Based on the pinouts it does not look like the 2004 Odyssey uses CAN for either of these modules. You would see BCAN_H / BCAN_L or something like that on the pinout of one of the connectors.

You’re absolutely right. I just realised that the CAN bus standard was implemented after 2007.

It uses the ISO9141 protocol but I’m not sure if the nav or climate control module are even using that.

I’ll have to do some more research. Thanks for pointing that out, idk how it flew over my head

I doubt that ISO9141 would interface with the nav or climate control.
Back in those days, those systems were typically discrete and not integrated together.
As a guess, the only thing on the ISO9141 are the OBD2 and re-flashing the engine control mapping.

Most likely, the climate controls are mechanical, with levers, louvres and mechanical thermostats; there is probably no software there at all.

The navigation system is most likely a plug-in replacement for the usual radio/stereo system. It likely has only connections for power, speakers and the antennae (radio & GPS).

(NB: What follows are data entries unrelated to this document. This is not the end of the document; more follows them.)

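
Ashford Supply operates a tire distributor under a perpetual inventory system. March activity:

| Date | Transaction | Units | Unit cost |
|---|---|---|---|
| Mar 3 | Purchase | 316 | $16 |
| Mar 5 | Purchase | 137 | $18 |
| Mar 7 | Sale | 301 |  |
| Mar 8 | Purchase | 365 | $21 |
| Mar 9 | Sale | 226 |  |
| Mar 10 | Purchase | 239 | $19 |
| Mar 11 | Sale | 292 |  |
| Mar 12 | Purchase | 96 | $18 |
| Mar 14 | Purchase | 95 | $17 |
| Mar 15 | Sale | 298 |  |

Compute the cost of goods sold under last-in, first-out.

Mar 7, 301 sold [LIFO — newest first]: 137 @ $18 + 164 @ $16 = $5,090
Mar 9, 226 sold [LIFO — newest first]: 226 @ $21 = $4,746
Mar 11, 292 sold [LIFO — newest first]: 239 @ $19 + 53 @ $21 = $5,654
Mar 15, 298 sold [LIFO — newest first]: 95 @ $17 + 96 @ $18 + 86 @ $21 + 21 @ $16 = $5,485
Total COGS = $5,090 + $4,746 + $5,654 + $5,485 = $20,975
Ending inventory: 131 @ $16 = $2,096
Check: goods available $23,071 = COGS $20,975 + ending $2,096

COGS = $20,975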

That being said, I am still working on CarloopRetro, which is intended to do ISO9141.
An oscilloscope just arrived, so I can now look into signal integrity in my prototyping.

I know this is an old thread, but I couldn’t find an answer for this. I am trying to hook into the B-CAN to hopefully control the ac. I am trying to do this on a 2017 Honda Accord, it has soft AC buttons. I am not sure where to exactly find access to B-CAN, can I access it through the motorized driver seat? I saw that previously someone accessed it through the option connector, but I couldn’t find it on the fuse box.

Hello, I was able to access B-CAN at the wiring for our heated seat module. Really you could do this at any module that has a B-CAN connection. Please be sure to let us know if you are able to successfully control HVAC over B-CAN!